In [1]:
import pandas as pd
import numpy as np
import janitor as jntr
import difflib

characteristic_data = pd.read_csv("hego_data/hego_17_18_salary_by_characteristic.csv", skiprows = 13).clean_names()
institution_data = pd.read_csv("hego_data/hego_17_18_salary_by_institution.csv", skiprows = 13).clean_names()
subject_data = pd.read_csv("hego_data/hego_17_18_salary_by_subject.csv", skiprows = 13).clean_names()
uni_codes = pd.read_excel("hego_data/institution-and-campus-codes-2018-entry.xls").clean_names()
rankings_data = pd.read_csv("hego_data/Complete_University_Guide_University_League_Table.csv", skiprows=4).clean_names()

To begin with and to make sure everything is working, only one year will be used.
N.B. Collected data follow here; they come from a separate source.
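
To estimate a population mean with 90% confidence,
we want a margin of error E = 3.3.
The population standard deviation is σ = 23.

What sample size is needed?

z_0.05 = 1.645
n = (z×σ/E)² = (1.645×23/3.3)²
n = 131.4497
Round up: n = 132

Answer: n = 132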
All the other data that has been read in refers only to this year (17/18 that is) so only the ranking dataset needs filtered.

In [2]:
rankings_2017 = rankings_data.loc[rankings_data["year"] == 2017].copy()

I've been having problems with these datasets whilst trying to join them on the instituion/provider names. I've tried to do this by using what's known as fuzzy merging. This has worked to a degree, but has thrown up some significant issues. I'm now going to try and create a more concise merging process so that I can see if the merging and then correcting I've used has worked.

In [3]:
institution_data_for_merge = institution_data.copy()

In [4]:
just_2017_rankings = rankings_2017.loc[:,["rank", "institution"]].copy()

Now to define our fuzzy merge function using the following source: 

https://stackoverflow.com/questions/13636848/is-it-possible-to-do-fuzzy-match-merge-with-python-pandas/60908516#60908516

In [5]:
def fuzzy_merge(df1, df2, left_on, right_on, how='inner', cutoff=0.6):
    df_other= df2.copy()
    df_other[left_on] = [get_closest_match(x, df1[left_on], cutoff) 
                         for x in df_other[right_on]]
    return df1.merge(df_other, on=left_on, how=how)

def get_closest_match(x, other, cutoff):
    matches = difflib.get_close_matches(x, other, cutoff=cutoff)
    return matches[0] if matches else None

Through trial and error, I've worked out that the function was getting a little confused when it came to certain titles, especially "The University of....". With this in mind, I altered the provider names before the merge.

In [6]:
institution_data_for_merge["provider_name"] = institution_data_for_merge["provider_name"].str.replace("University", '')

Now time for the merge. This will require further modification and for this reason is being labelled provisional:

In [7]:
provisional_merge = fuzzy_merge(institution_data_for_merge, just_2017_rankings, left_on='provider_name', right_on='institution').copy()